The winner of the 2015 Michelob Ultra Guam National Fitness Championships and International Invitational was 53-year-old competitor Jaime Rodriguez. The biggest shock, however, was a competitor nearly four decades his junior.
The 14-year-old gymnast, Ava Ramos, wowed the crowd with an acrobatic posing routine during Saturday's show at the LeoPalace Resort in Guam.
Ramos, a high school freshman, has a gymnastics background and a history of fulfilling her dreams.
"I really wanted to milk a cow," Ramos said backstage after the morning prejudging. "I did that in 2013 in Texas during Christmas break."
Competing in the physique show was more than just another item on Ramos' bucket list, though.
"She's doing it for a tribute to Flo," Ava's mother, Anh, said.
Florencia Burke, a beloved champion bodybuilder, died earlier this year at 48. Burke, Anh Ramos and trainer Steve Oshiro were all very close, so Ava Ramos grew up around the sport and around Flo.
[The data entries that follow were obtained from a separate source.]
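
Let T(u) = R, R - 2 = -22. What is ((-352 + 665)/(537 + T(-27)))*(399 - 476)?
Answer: -2191/47 ≈ -46.617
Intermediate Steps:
R = -20 (R = 2 - 22 = -20)
T(u) = -20
((-352 + 665)/(537 + T(-27)))*(399 - 476) = ((-352 + 665)/(537 - 20))*(399 - 476) = (313/517)*(-77) = -2191/47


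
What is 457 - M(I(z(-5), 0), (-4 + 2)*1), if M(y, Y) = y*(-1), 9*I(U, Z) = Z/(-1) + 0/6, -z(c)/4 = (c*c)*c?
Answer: 457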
Burke's life was an inspiration to the young competitor, and when she passed away Ava Ramos knew she had to pay homage. Ramos had already begun weight training to supplement her gymnastics, but she raised her dedication after February.
"I really didn't think I would enter a serious competition like this," Ava Ramos said. "I had to do it for Miss Flo."
Oshiro said he's never trained a physique competitor as young as Ramos, or even someone close. There was previously a youth division at the nationals, but even then, Oshiro says, he rarely worked with anyone younger than 17 or 18.
"Ava didn't come out with the mindset that she's going to win this whole thing," Oshiro said, "but she definitely put in the work."
The work was cut back a little from some of the older competitors with more mature bodies that Oshiro trains.
Ramos did all the lifting, he said, but there were dietary adjustments. She had a few more carbs and stayed a little more hydrated in the weeks leading up to the competition.
That depletion has a big impact on the athletes' bodies, but it also affects their brains and Oshiro wanted to avoid that with someone as young as Ramos who had to pay attention in third period math.
"(My mind) still functions, I just have to think a little bit harder," Ramos said. "Some days are fun and some days there's just a lot of torture."
As the nationals drew closer, Ramos' training intensified. She kept her lifting life a secret, telling only a couple friends and none of her teachers, but it was tough to hide the exhaustion.
Ramos took a break from training with the Island Twisters for the last few weeks before the physique competition, but she showed off some gymnastics during her routine.
During the evening session her stage routine include backflips, tumbles handstand walks and the splits. She even performed to a poem she recorded over music from Eminem's song "Not Afraid."
Ramos was the only one from Guam to enter the physique division and she finished third overall.
Oshiro said he thinks Ramos' performance may help inspire other young athletes to try the sport themselves.
For Ramos, though, the end of the competition means a return to the normal life of a teenager. She'll be able to eat potato chips and Oreos again in the cafeteria.
Training was fun and all, and she'll probably try another show in a few years, but if she got to choose between the thrill of taking the stage in front of judges and an auditorium full of fans again or repeating another bucket-list item, which would she choose?
"Milking a cow," she said. "Definitely."